New Website Lets You Fax Art to Congress to Save the NEA

Featured on artsy.net

In the months since President Donald Trump took office, members of Congress have watched their phone lines reach capacity and their email inboxes overflow as constituents voice their displeasure with the administration’s policies and appointees. One Utah women, unable to reach her senator by phone, went so far as to order a pizza and have it delivered to his office with a note reading “vote NO on Betsy DeVos.”

Now, a new website is giving citizens a way to get artistic with their political grievances. Artifax allows constituents to fax a work of art to their elected officials, in protest of Trump’s proposal to eliminate the National Endowment for the Arts.

Artifax is the brainchild of Los Angeles design studio Use All Five, which has worked with clients ranging from UCLA to the Guggenheim. Levi Brooks, who co-founded the studio in 2006, noted that the NEA’s precarious future felt particularly relevant because “a lot of our clients, friends, even some of our employees, are artists.”
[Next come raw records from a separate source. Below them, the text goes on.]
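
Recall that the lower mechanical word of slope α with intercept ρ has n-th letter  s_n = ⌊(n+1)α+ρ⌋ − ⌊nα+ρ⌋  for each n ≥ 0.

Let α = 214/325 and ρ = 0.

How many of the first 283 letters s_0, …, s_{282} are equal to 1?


186

#1s = Σ_{n=0}^{282} s_n = Σ_{n=0}^{282} (⌊(n+1)α+ρ⌋ − ⌊nα+ρ⌋)
the sum telescopes: every ⌊nα+ρ⌋ with 0 < n < 283 appears once with + and once with −, leaving ⌊283α+ρ⌋ − ⌊0·α+ρ⌋
283α + ρ = (283·214) / 325 = 60562/325
ρ = 0/325
⌊60562/325⌋ = 186,  ⌊0/325⌋ = 0
#1s = 186 − 0 = 186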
The agency’s funding comprises a miniscule slice of the total federal budget—just 0.004% in 2016. But studies have shown that those dollars have an outsized impact, going to arts organizations in rural communities across America, not just those in coastal cities. And NEA funds are often crucial in soliciting additional private grants.

For Brooks and Use All Five, the question was: “Can we use our skill sets to do two things—educate the general public, as well as bring awareness to Congress and the Senate about the NEA?”

Use All Five began work on Artifax in early February. At that point, although there were rumors that the NEA was on the chopping block, there had been no official confirmation from the administration. But when Trump released his first budget blueprint on March 16th, sure enough, the agency was slotted for elimination. “Towards the end it was a mad dash, because we really wanted to release it about a week after Trump had submitted his budget,” Brooks explained.

The site launched last week and currently features work by 20 artists, designers, and studios. Visitors to the website first select a work of art and enter their zip code. Artifax then pulls up a list of elected officials for that district, and users can send a custom or auto-generated message to the representative of their choice. (You don’t have to print anything—the message is faxed digitally.)